После этого в стенограмме значится: "Бурные аплодисменты, переходящие в овацию. Все встают". (В дни, когда Сталина хоронили, в "Правде" появилась короткая заметка Лысенко "Корифей науки", в которой он писал:
"Сталин... непосредственно редактировал проект доклада "О положении в биологической науке", подробно объяснил мне свои исправления, дал указания, как изложить отдельные места доклада. Товарищ Сталин внимательно следил за результатами работы августовской сессии Всесоюзной академии сельскохозяйственных наук имени В.И.Ленина" /117/).

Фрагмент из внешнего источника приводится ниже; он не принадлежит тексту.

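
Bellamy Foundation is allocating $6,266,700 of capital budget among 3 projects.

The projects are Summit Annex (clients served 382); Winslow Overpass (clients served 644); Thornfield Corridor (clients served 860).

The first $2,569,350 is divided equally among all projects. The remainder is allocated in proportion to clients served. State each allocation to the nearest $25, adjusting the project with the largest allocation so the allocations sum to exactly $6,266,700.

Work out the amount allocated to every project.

Equal tier: $2,569,350 ÷ 3 = $856,450 apiece.
Remainder $3,697,350 by clients served (total 1,886): Summit Annex 748,880.01 → $748,875; Winslow Overpass 1,262,509.76 → $1,262,500; Thornfield Corridor 1,685,960.23 → $1,685,950.
Rounding difference +$25 on remainder applied to Thornfield Corridor.
Totals: Summit Annex $856,450 + $748,875 = $1,605,325; Winslow Overpass $856,450 + $1,262,500 = $2,118,950; Thornfield Corridor $856,450 + $1,685,975 = $2,542,425.

Summit Annex: $1,605,325; Winslow Overpass: $2,118,950; Thornfield Corridor: $2,542,425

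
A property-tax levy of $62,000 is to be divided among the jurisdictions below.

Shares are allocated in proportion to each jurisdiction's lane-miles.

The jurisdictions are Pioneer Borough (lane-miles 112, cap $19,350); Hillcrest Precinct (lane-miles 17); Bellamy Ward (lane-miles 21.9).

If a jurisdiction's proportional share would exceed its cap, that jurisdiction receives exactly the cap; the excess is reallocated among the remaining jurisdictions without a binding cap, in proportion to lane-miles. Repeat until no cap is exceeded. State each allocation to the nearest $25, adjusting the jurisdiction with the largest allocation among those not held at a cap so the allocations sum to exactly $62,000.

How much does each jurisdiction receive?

Pioneer Borough: $19,350 · Hillcrest Precinct: $18,650 · Bellamy Ward: $24,000

Lane-miles total: 150.9.
Unconstrained shares: Pioneer Borough 46,017.23; Hillcrest Precinct 6,984.76; Bellamy Ward 8,998.01.
Cap binds for Pioneer Borough ($19,350); residual $42,650 reallocated over remaining lane-miles 38.9.
Shares after redistribution: Hillcrest Precinct 18,638.82 → $18,650; Bellamy Ward 24,011.18 → $24,000.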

Но до последнего дня сессии Лысенко и его приближенные об этом помалкивали и даже пытались вызвать генетиков на более откровенные разговоры, сетовали, что они неохотно включаются в дискуссию, как это сделал А.А.Авакян (118). А ведь ссылка на "одобрение ЦК партии" яснее ясного всё бы объяснила людям, уже привыкшим жить в атмосфере страха, вызванного политическими репрессиями. Но, повторяю, оповещения о том, по чьему указанию громят генетику, сделано не было, и потому многие надеялись, что критика Лысенко и в МГУ, и в докладе Жданова14 не могла остаться гласом вопиющего в пустыне. Эти люди надеялись, что всё происходящее -- лишь авантюра лысенковцев, решившихся пойти ва-банк. И только в последний день работы сессии произошло событие, открывшее всем глаза. В то утро в "Правде" появилось покаянное письмо Сталину главного критика Лысенко Ю.А.Жданова, в котором он отказывался от своих взглядов и пытался провести водораздел между личной позицией химика-философа Юрия Жданова и партийными позициями заведующего отделом науки ЦК ВКП(б) Юрия Андреевича Жданова. Партийная дисциплина опять оказалась сильнее научной истины, хотя Жданов в "покаянке" и высказал критику в адрес Лысенко. Пытаясь примирить в себе эти противоположности, он ссылался на Ленина, требовавшего от своих сторонников умения абстрагироваться от реально наблюдаемых явлений, чтобы не впасть в "объективизм".
Этот документ ярко характеризует моральную обстановку, рождаемую тоталитарным правлением, абсолютную необходимость подчинения своих взглядов пусть неверному, но исходящему от главаря режима курсу (как будто в насмешку, это и называлось демократическим централизмом в действии).